Being a local doesn't make you any better
It's embarrassing to recount my thought process. I was irritated by some imagined insult of Montana's rural residents by Chadwick. Call it hometown pride; we're a sensitive people.
In Montana and across the West it matters where you were, as we say, born and raised. When my neighbor refers to the previous owners of the farmhouse I rent near St. Ignatius, Mont., he calls them Californians. They moved from Monterey in 1940.
We seem to think our problems are the result of outsiders and newcomers. At a recent Democratic event in Billings, a man complained of new arrivals to the state who vote straight-ticket Republican. Last month, a commentator on the radio blamed West Coast environmentalists for the woes of the logging industry. Everyone knows Californians cause urban sprawl.
Long residence in a place can be used as a crutch when logic is inadequate or troublesome. At public meetings on a proposed plan for the Confederated Salish and Kootenai Tribes to run parts of the National Bison Range, opponents prefaced their arguments by noting how many years they'd lived on the land. But how can 27 or 77 years compare to untold generations that have lived on the same land?
A local identity connotes intimacy and understanding. But the two don't necessarily follow.
They certainly didn't in my case. I was raised to consider myself a Montana insider as a birthright. It's funny because I was born in -- shudder -- California, a geographic error caused by the Vietnam War. But both sides of my family have lived in the Big Sky State for a century. My maternal grandmother's childhood homestead was flooded by waters from the Fort Peck Dam in the 1930s (top that!).
I haven't always treasured my Montana ties. When I was in college near New York City, I made jokes about inbreeding and the deleterious effects of drinking bad water. I envied the kids who had gone to name-brand universities. My relatives pronounced wrestling as "rassling."
My girlfriend helped me rediscover my rural relatives. The importance in her life of her extended family on the Crow Reservation prompted me to accept an invitation in the fall of 1995, from my mother's cousin, to hunt on his land north of the Missouri River Breaks. When it came down to the trip, I was nervous. My cousin liked to deride welfare cheats and environmental regulations. He was a Republican and a rancher. We were three Indians and me.
But when we reached his spread, my cousin, Bill French, was gracious. He led us out to the miles of open country that he thought would best yield a few mule deer for our tags. Out there is big and open. From a high ridge, the grassy land breaks and folds, falling away toward the Missouri to the south. For the better part of an hour we drove a faint dirt track, bumping over tussocks of grass and down though coulees. Finally he swung around in a field and wished us luck.
I felt a wave of affection for him as his pickup vanished over a rise. A few hours later I had a buck, gutted and ready to haul back to Billings atop my parents' red Nissan Sentra. It was a struggle to get the weight of the dead animal onto the roof, and by the time I had the front legs tied to the rear bumper, I realized the deer was open, spread-eagled, to the sky, rear forward. It was too much trouble, though, to flip him over and turn him around, so I finished tying him.

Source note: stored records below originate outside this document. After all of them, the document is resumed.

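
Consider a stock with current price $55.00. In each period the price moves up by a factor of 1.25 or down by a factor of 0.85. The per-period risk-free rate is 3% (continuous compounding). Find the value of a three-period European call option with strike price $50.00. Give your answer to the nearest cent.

Risk-neutral probability p = (e^0.03 − 0.85)/(1.25 − 0.85) = 0.1805/0.4000 = 0.4511
Terminal stock prices: S_uuu = 107.4, S_uud = 73.05, S_udd = 49.67, S_ddd = 33.78
Terminal payoffs (S − K): max(57.42, 0) = 57.42, max(23.05, 0) = 23.05, max(-0.3281, 0) = 0, max(-16.22, 0) = 0
Node uu (S = 85.94): V_uu = e^(−0.03)·[0.4511·57.4219 + 0.5489·23.0469] = 37.4152
Node ud (S = 58.44): V_ud = e^(−0.03)·[0.4511·23.0469 + 0.5489·0.0000] = 10.0900
Node dd (S = 39.74): V_dd = e^(−0.03)·[0.4511·0.0000 + 0.5489·0.0000] = 0.0000
Node u (S = 68.75): V_u = e^(−0.03)·[0.4511·37.4152 + 0.5489·10.0900] = 21.7549
Node d (S = 46.75): V_d = e^(−0.03)·[0.4511·10.0900 + 0.5489·0.0000] = 4.4174
Node 0 (S = 55): V_0 = e^(−0.03)·[0.4511·21.7549 + 0.5489·4.4174] = 11.8773

$11.88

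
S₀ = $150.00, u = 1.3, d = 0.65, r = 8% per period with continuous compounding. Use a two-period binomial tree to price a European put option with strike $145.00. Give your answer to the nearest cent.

Risk-neutral probability p = (e^0.08 − 0.65)/(1.3 − 0.65) = 0.4333/0.6500 = 0.6666
Terminal stock prices: S_uu = 253.5, S_ud = 126.8, S_dd = 63.38
Terminal payoffs (K − S): max(-108.5, 0) = 0, max(18.25, 0) = 18.25, max(81.62, 0) = 81.62
Node u (S = 195): V_u = e^(−0.08)·[0.6666·0.0000 + 0.3334·18.2500] = 5.6168
Node d (S = 97.5): V_d = e^(−0.08)·[0.6666·18.2500 + 0.3334·81.6250] = 36.3519
Node 0 (S = 150): V_0 = e^(−0.08)·[0.6666·5.6168 + 0.3334·36.3519] = 14.6443

$14.64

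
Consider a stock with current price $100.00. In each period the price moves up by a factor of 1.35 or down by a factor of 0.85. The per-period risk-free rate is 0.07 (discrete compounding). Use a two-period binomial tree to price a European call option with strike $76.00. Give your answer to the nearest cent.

$34.65

Risk-neutral probability p = (1 + 0.07 − 0.85)/(1.35 − 0.85) = 0.2200/0.5000 = 0.4400
Terminal stock prices: S_uu = 182.3, S_ud = 114.8, S_dd = 72.25
Terminal payoffs (S − K): max(106.3, 0) = 106.3, max(38.75, 0) = 38.75, max(-3.75, 0) = 0
Node u (S = 135): V_u = 1/1.07·[0.4400·106.2500 + 0.5600·38.7500] = 63.9720
Node d (S = 85): V_d = 1/1.07·[0.4400·38.7500 + 0.5600·0.0000] = 15.9346
Node 0 (S = 100): V_0 = 1/1.07·[0.4400·63.9720 + 0.5600·15.9346] = 34.6458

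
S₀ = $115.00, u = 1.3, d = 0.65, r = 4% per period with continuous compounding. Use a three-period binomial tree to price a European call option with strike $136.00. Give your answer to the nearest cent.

Risk-neutral probability p = (e^0.04 − 0.65)/(1.3 − 0.65) = 0.3908/0.6500 = 0.6012
Terminal stock prices: S_uuu = 252.7, S_uud = 126.3, S_udd = 63.16, S_ddd = 31.58
Terminal payoffs (S − K): max(116.7, 0) = 116.7, max(-9.672, 0) = 0, max(-72.84, 0) = 0, max(-104.4, 0) = 0
Node uu (S = 194.4): V_uu = e^(−0.04)·[0.6012·116.6550 + 0.3988·0.0000] = 67.3883
Node ud (S = 97.17): V_ud = e^(−0.04)·[0.6012·0.0000 + 0.3988·0.0000] = 0.0000
Node dd (S = 48.59): V_dd = e^(−0.04)·[0.6012·0.0000 + 0.3988·0.0000] = 0.0000
Node u (S = 149.5): V_u = e^(−0.04)·[0.6012·67.3883 + 0.3988·0.0000] = 38.9284
Node d (S = 74.75): V_d = e^(−0.04)·[0.6012·0.0000 + 0.3988·0.0000] = 0.0000
Node 0 (S = 115): V_0 = e^(−0.04)·[0.6012·38.9284 + 0.3988·0.0000] = 22.4878

$22.49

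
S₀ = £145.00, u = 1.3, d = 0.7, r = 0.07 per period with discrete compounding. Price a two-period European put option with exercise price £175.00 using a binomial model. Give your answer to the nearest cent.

Risk-neutral probability p = (1 + 0.07 − 0.7)/(1.3 − 0.7) = 0.3700/0.6000 = 0.6167
Terminal stock prices: S_uu = 245.1, S_ud = 131.9, S_dd = 71.05
Terminal payoffs (K − S): max(-70.05, 0) = 0, max(43.05, 0) = 43.05, max(104, 0) = 104
Node u (S = 188.5): V_u = 1/1.07·[0.6167·0.0000 + 0.3833·43.0500] = 15.4229
Node d (S = 101.5): V_d = 1/1.07·[0.6167·43.0500 + 0.3833·103.9500] = 62.0514
Node 0 (S = 145): V_0 = 1/1.07·[0.6167·15.4229 + 0.3833·62.0514] = 31.1188

£31.12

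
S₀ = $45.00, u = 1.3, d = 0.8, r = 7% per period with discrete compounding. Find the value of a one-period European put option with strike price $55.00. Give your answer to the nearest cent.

Risk-neutral probability p = (1 + 0.07 − 0.8)/(1.3 − 0.8) = 0.2700/0.5000 = 0.5400
Terminal stock prices: S_u = 58.5, S_d = 36
Terminal payoffs (K − S): max(-3.5, 0) = 0, max(19, 0) = 19
Node 0 (S = 45): V_0 = 1/1.07·[0.5400·0.0000 + 0.4600·19.0000] = 8.1682

$8.17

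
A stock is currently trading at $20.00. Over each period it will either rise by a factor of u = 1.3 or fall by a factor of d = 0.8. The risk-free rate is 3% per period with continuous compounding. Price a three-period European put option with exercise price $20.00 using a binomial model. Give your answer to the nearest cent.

$2.63

Risk-neutral probability p = (e^0.03 − 0.8)/(1.3 − 0.8) = 0.2305/0.5000 = 0.4609
Terminal stock prices: S_uuu = 43.94, S_uud = 27.04, S_udd = 16.64, S_ddd = 10.24
Terminal payoffs (K − S): max(-23.94, 0) = 0, max(-7.04, 0) = 0, max(3.36, 0) = 3.36, max(9.76, 0) = 9.76
Node uu (S = 33.8): V_uu = e^(−0.03)·[0.4609·0.0000 + 0.5391·0.0000] = 0.0000
Node ud (S = 20.8): V_ud = e^(−0.03)·[0.4609·0.0000 + 0.5391·3.3600] = 1.7578
Node dd (S = 12.8): V_dd = e^(−0.03)·[0.4609·3.3600 + 0.5391·9.7600] = 6.6089
Node u (S = 26): V_u = e^(−0.03)·[0.4609·0.0000 + 0.5391·1.7578] = 0.9196
Node d (S = 16): V_d = e^(−0.03)·[0.4609·1.7578 + 0.5391·6.6089] = 4.2438
Node 0 (S = 20): V_0 = e^(−0.03)·[0.4609·0.9196 + 0.5391·4.2438] = 2.6315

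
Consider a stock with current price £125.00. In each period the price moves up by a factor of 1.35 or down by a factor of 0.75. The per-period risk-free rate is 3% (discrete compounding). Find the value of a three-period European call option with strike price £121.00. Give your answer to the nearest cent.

£33.25

Risk-neutral probability p = (1 + 0.03 − 0.75)/(1.35 − 0.75) = 0.2800/0.6000 = 0.4667
Terminal stock prices: S_uuu = 307.5, S_uud = 170.9, S_udd = 94.92, S_ddd = 52.73
Terminal payoffs (S − K): max(186.5, 0) = 186.5, max(49.86, 0) = 49.86, max(-26.08, 0) = 0, max(-68.27, 0) = 0
Node uu (S = 227.8): V_uu = 1/1.03·[0.4667·186.5469 + 0.5333·49.8594] = 110.3368
Node ud (S = 126.6): V_ud = 1/1.03·[0.4667·49.8594 + 0.5333·0.0000] = 22.5900
Node dd (S = 70.31): V_dd = 1/1.03·[0.4667·0.0000 + 0.5333·0.0000] = 0.0000
Node u (S = 168.8): V_u = 1/1.03·[0.4667·110.3368 + 0.5333·22.5900] = 61.6879
Node d (S = 93.75): V_d = 1/1.03·[0.4667·22.5900 + 0.5333·0.0000] = 10.2350
Node 0 (S = 125): V_0 = 1/1.03·[0.4667·61.6879 + 0.5333·10.2350] = 33.2488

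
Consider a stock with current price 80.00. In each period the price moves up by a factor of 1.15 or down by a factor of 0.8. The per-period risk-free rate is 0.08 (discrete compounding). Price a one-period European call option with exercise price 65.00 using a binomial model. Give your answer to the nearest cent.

Risk-neutral probability p = (1 + 0.08 − 0.8)/(1.15 − 0.8) = 0.2800/0.3500 = 0.8000
Terminal stock prices: S_u = 92, S_d = 64
Terminal payoffs (S − K): max(27, 0) = 27, max(-1, 0) = 0
Node 0 (S = 80): V_0 = 1/1.08·[0.8000·27.0000 + 0.2000·0.0000] = 20.0000

20.00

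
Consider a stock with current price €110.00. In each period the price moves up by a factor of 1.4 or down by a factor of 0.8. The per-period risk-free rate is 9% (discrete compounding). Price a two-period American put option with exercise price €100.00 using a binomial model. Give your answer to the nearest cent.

Risk-neutral probability p = (1 + 0.09 − 0.8)/(1.4 − 0.8) = 0.2900/0.6000 = 0.4833
Terminal stock prices: S_uu = 215.6, S_ud = 123.2, S_dd = 70.4
Terminal payoffs (K − S): max(-115.6, 0) = 0, max(-23.2, 0) = 0, max(29.6, 0) = 29.6
Node u (S = 154): continuation = 1/1.09·[0.4833·0.0000 + 0.5167·0.0000] = 0.0000; exercise value = 0.0000 ≤ continuation, so V_u = 0.0000
Node d (S = 88): continuation = 1/1.09·[0.4833·0.0000 + 0.5167·29.6000] = 14.0306; exercise value = 12.0000 ≤ continuation, so V_d = 14.0306
Node 0 (S = 110): continuation = 1/1.09·[0.4833·0.0000 + 0.5167·14.0306] = 6.6506; exercise value = 0.0000 ≤ continuation, so V_0 = 6.6506

€6.65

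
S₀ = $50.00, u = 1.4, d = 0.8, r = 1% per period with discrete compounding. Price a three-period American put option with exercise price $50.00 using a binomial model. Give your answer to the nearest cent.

$8.95

Risk-neutral probability p = (1 + 0.01 − 0.8)/(1.4 − 0.8) = 0.2100/0.6000 = 0.3500
Terminal stock prices: S_uuu = 137.2, S_uud = 78.4, S_udd = 44.8, S_ddd = 25.6
Terminal payoffs (K − S): max(-87.2, 0) = 0, max(-28.4, 0) = 0, max(5.2, 0) = 5.2, max(24.4, 0) = 24.4
Node uu (S = 98): continuation = 1/1.01·[0.3500·0.0000 + 0.6500·0.0000] = 0.0000; exercise value = 0.0000 ≤ continuation, so V_uu = 0.0000
Node ud (S = 56): continuation = 1/1.01·[0.3500·0.0000 + 0.6500·5.2000] = 3.3465; exercise value = 0.0000 ≤ continuation, so V_ud = 3.3465
Node dd (S = 32): continuation = 1/1.01·[0.3500·5.2000 + 0.6500·24.4000] = 17.5050; exercise value = 18.0000 > continuation, so V_dd = 18.0000 (exercise)
Node u (S = 70): continuation = 1/1.01·[0.3500·0.0000 + 0.6500·3.3465] = 2.1537; exercise value = 0.0000 ≤ continuation, so V_u = 2.1537
Node d (S = 40): continuation = 1/1.01·[0.3500·3.3465 + 0.6500·18.0000] = 12.7438; exercise value = 10.0000 ≤ continuation, so V_d = 12.7438
Node 0 (S = 50): continuation = 1/1.01·[0.3500·2.1537 + 0.6500·12.7438] = 8.9478; exercise value = 0.0000 ≤ continuation, so V_0 = 8.9478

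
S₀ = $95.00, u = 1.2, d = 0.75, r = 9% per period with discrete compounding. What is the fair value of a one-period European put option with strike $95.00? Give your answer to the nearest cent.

Risk-neutral probability p = (1 + 0.09 − 0.75)/(1.2 − 0.75) = 0.3400/0.4500 = 0.7556
Terminal stock prices: S_u = 114, S_d = 71.25
Terminal payoffs (K − S): max(-19, 0) = 0, max(23.75, 0) = 23.75
Node 0 (S = 95): V_0 = 1/1.09·[0.7556·0.0000 + 0.2444·23.7500] = 5.3262

$5.33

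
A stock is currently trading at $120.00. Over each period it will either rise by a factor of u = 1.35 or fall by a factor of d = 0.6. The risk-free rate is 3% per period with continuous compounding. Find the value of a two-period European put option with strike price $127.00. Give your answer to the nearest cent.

Risk-neutral probability p = (e^0.03 − 0.6)/(1.35 − 0.6) = 0.4305/0.7500 = 0.5739
Terminal stock prices: S_uu = 218.7, S_ud = 97.2, S_dd = 43.2
Terminal payoffs (K − S): max(-91.7, 0) = 0, max(29.8, 0) = 29.8, max(83.8, 0) = 83.8
Node u (S = 162): V_u = e^(−0.03)·[0.5739·0.0000 + 0.4261·29.8000] = 12.3214
Node d (S = 72): V_d = e^(−0.03)·[0.5739·29.8000 + 0.4261·83.8000] = 51.2466
Node 0 (S = 120): V_0 = e^(−0.03)·[0.5739·12.3214 + 0.4261·51.2466] = 28.0516

$28.05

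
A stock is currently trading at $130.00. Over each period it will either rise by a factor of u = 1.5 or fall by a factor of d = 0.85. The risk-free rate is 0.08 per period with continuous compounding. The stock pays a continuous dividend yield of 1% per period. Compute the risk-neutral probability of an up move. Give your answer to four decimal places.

Per-period risk-free factor R = e^0.08 = 1.0833; dividend-adjusted growth = e^(0.08−0.01) = 1.0725.
Risk-neutral probability p = (1.0725 − 0.85)/(1.5 − 0.85) = 0.2225/0.6500 = 0.3423

p = 0.3423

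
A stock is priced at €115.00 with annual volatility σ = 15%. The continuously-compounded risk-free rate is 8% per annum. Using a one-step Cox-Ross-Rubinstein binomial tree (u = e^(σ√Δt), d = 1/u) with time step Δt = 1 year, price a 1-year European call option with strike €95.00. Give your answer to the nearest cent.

CRR parameters: u = e^(σ√Δt) = e^(0.15·√1) = 1.1618, d = 1/u = 0.8607
Per-period rate: rΔt = 0.08·1 = 0.08, so R = e^0.08 = 1.0833
Risk-neutral probability p = (e^0.08 − 0.8607)/(1.1618 − 0.8607) = 0.2226/0.3011 = 0.7392
Terminal stock prices: S_u = 133.6, S_d = 98.98
Terminal payoffs (S − K): max(38.61, 0) = 38.61, max(3.981, 0) = 3.981
Node 0 (S = 115): V_0 = e^(−0.08)·[0.7392·38.6109 + 0.2608·3.9814] = 27.3039

€27.30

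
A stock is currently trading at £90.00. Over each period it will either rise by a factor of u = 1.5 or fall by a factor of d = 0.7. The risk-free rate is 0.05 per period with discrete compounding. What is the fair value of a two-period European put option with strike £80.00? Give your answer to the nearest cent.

£10.30

Risk-neutral probability p = (1 + 0.05 − 0.7)/(1.5 − 0.7) = 0.3500/0.8000 = 0.4375
Terminal stock prices: S_uu = 202.5, S_ud = 94.5, S_dd = 44.1
Terminal payoffs (K − S): max(-122.5, 0) = 0, max(-14.5, 0) = 0, max(35.9, 0) = 35.9
Node u (S = 135): V_u = 1/1.05·[0.4375·0.0000 + 0.5625·0.0000] = 0.0000
Node d (S = 63): V_d = 1/1.05·[0.4375·0.0000 + 0.5625·35.9000] = 19.2321
Node 0 (S = 90): V_0 = 1/1.05·[0.4375·0.0000 + 0.5625·19.2321] = 10.3029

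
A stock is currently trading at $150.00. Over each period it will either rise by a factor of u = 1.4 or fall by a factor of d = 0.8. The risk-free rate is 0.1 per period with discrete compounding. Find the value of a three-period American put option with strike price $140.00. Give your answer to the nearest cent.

Risk-neutral probability p = (1 + 0.1 − 0.8)/(1.4 − 0.8) = 0.3000/0.6000 = 0.5000
Terminal stock prices: S_uuu = 411.6, S_uud = 235.2, S_udd = 134.4, S_ddd = 76.8
Terminal payoffs (K − S): max(-271.6, 0) = 0, max(-95.2, 0) = 0, max(5.6, 0) = 5.6, max(63.2, 0) = 63.2
Node uu (S = 294): continuation = 1/1.1·[0.5000·0.0000 + 0.5000·0.0000] = 0.0000; exercise value = 0.0000 ≤ continuation, so V_uu = 0.0000
Node ud (S = 168): continuation = 1/1.1·[0.5000·0.0000 + 0.5000·5.6000] = 2.5455; exercise value = 0.0000 ≤ continuation, so V_ud = 2.5455
Node dd (S = 96): continuation = 1/1.1·[0.5000·5.6000 + 0.5000·63.2000] = 31.2727; exercise value = 44.0000 > continuation, so V_dd = 44.0000 (exercise)
Node u (S = 210): continuation = 1/1.1·[0.5000·0.0000 + 0.5000·2.5455] = 1.1570; exercise value = 0.0000 ≤ continuation, so V_u = 1.1570
Node d (S = 120): continuation = 1/1.1·[0.5000·2.5455 + 0.5000·44.0000] = 21.1570; exercise value = 20.0000 ≤ continuation, so V_d = 21.1570
Node 0 (S = 150): continuation = 1/1.1·[0.5000·1.1570 + 0.5000·21.1570] = 10.1427; exercise value = 0.0000 ≤ continuation, so V_0 = 10.1427

$10.14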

That poor beast drew honks and hilarious double-takes from the few vehicles we passed on the five-hour drive back to Billings.
What can I say? I seem even more ridiculous when my cousin tells the story. But warmer and more tolerant relationships don't magically erase political differences. They can help, but none of that comes automatically. Locals don't know it all, nor are newcomers --no matter what their political affiliation -- locked out of wisdom and understanding.
After I finished reading "True Grizz," I had a chance to meet Doug Chadwick and find out where he was from. But I really didn't care. Instead, we traded grizzly bear stories.